My mom began to ask for his location, but he declined, saying that he could be spied on by Russians if they had tapped phone lines.
“What about the rest of the troop?” my mom persisted, through her sobs.
“All of them, they’re all dead,” he replied, followed by a string of Ukrainian curses and violent, sad laughter.
My mom started crying uncontrollably.
My brother and I were confused, not remembering who this was.
Pasha was three years older than me. He had an entire life to live. He should’ve had it.
I was the first person in my entire extended family to be born in the United States.
My parents’ sacrifice was supposed to be for me so that I could achieve my dreams. But I’ve met kids with parents as heart surgeons, lawyers, businessmen, yet not one mailman. The girl who sat next to me in my computer science class had immigrant parents who went to Harvard and MIT, so what was my parents’ excuse?
I brought up that bitter, selfish thought to my mom but regretted it immediately when I saw her face. She laughed, biting down on her lip and looking down at her hands. The same cracked, pale hands that cook and clean endlessly for the entire family. And I had the nerve to make her feel as if she hadn’t done enough for me.

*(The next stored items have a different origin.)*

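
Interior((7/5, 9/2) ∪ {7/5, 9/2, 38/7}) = (7/5, 9/2)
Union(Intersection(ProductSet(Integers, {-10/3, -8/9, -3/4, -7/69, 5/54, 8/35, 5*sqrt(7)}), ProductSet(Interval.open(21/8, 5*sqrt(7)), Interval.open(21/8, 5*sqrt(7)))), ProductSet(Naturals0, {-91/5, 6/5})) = ProductSet(Naturals0, {-91/5, 6/5})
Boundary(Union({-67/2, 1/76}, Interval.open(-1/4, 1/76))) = {-67/2, -1/4, 1/76}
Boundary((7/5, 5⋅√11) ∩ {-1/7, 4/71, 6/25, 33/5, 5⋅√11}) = {33/5}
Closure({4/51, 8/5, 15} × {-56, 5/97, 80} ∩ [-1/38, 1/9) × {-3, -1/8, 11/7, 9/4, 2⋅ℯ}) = ∅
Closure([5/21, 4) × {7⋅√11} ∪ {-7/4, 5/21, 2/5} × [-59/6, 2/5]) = ({-7/4, 5/21, 2/5} × [-59/6, 2/5]) ∪ ([5/21, 4] × {7⋅√11})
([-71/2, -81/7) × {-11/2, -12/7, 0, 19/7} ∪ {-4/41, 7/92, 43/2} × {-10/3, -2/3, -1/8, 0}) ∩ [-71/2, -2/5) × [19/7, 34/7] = [-71/2, -81/7) × {19/7}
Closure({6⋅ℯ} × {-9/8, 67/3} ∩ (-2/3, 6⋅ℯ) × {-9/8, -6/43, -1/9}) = ∅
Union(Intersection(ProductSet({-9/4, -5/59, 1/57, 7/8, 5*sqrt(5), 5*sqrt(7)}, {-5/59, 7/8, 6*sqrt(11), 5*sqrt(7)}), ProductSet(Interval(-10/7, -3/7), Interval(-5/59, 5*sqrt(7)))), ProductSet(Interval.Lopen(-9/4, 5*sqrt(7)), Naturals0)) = ProductSet(Interval.Lopen(-9/4, 5*sqrt(7)), Naturals0)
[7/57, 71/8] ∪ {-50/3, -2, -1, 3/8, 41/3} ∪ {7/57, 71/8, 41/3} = {-50/3, -2, -1, 41/3} ∪ [7/57, 71/8]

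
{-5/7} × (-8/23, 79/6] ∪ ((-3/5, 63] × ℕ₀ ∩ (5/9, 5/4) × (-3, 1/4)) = ({-5/7} × (-8/23, 79/6]) ∪ ((5/9, 5/4) × {0})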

I was raised in a household where no one spoke English, which was not uncommon in New York City, but somehow I had learned to read before kindergarten. This home situation only sabotaged me once on a first-grade reading test, in which we had to read a passage about baseball. It was easy enough until one of the questions was about the use of the idiom “butterfingers,” referring to a girl in the story who couldn’t catch the ball. I was flabbergasted at this word; English idioms were something I had never heard. I ashamedly told the teacher I had no idea, and even though she tried to get me to understand, I had already given up and only understood the question years later.
I believe that education is the way to my dreams. It is my way of catching up to the Harvard parents’ kids, to make sure that my parents are taken care of, and someday my kids will be too. Maybe I can reach a place of power where Pasha’s story not only gets heard but will also never occur ever again.
Sometimes, I wonder what my younger self would think if I told her,
“George W. Bush started wars in the Middle East, the same type of war that kills your family members whom you feel bad for not remembering.”
Sometimes, I’m jealous of American kids because they don’t worry about the war. I doubt they have ever heard a family member die on a phone call in a random army hospital miles and miles away. Nor did they have a 24-year-old soldier with no legs tell them about a Russian bomb that killed his entire troop. But then I remember that I don’t get to choose that, nor do I have the power to change where my parents are from.
Despite not being president, I know I can demonstrate gratefulness for my parents through my actions, whether they are cleaning up the kitchen, doing laundry, or making lunch for my brother. As I’ve grown older, I’ve appreciated that life is hard and that its complexities will affect your everyday life, no matter how much you try to compartmentalize.
Maybe this is my childhood naivety still kicking, but I believe that I need to change the world. I believe that I can work to aid people all over the world and hold others in power accountable for being complacent about war and genocide. I envision a future of peace, and though we are currently far from it, standing up for the right causes and even knowing your independent impact on large-scale issues is helpful. I try to understand where my peers come from and how they are impacted by our messed-up world to put into perspective what someone may be going through, even as they try to live their lives normally. As long as people from my family’s country die every day while I learn about useless binomial theorems, I can try to become president for that little girl who promised her uncle that she would.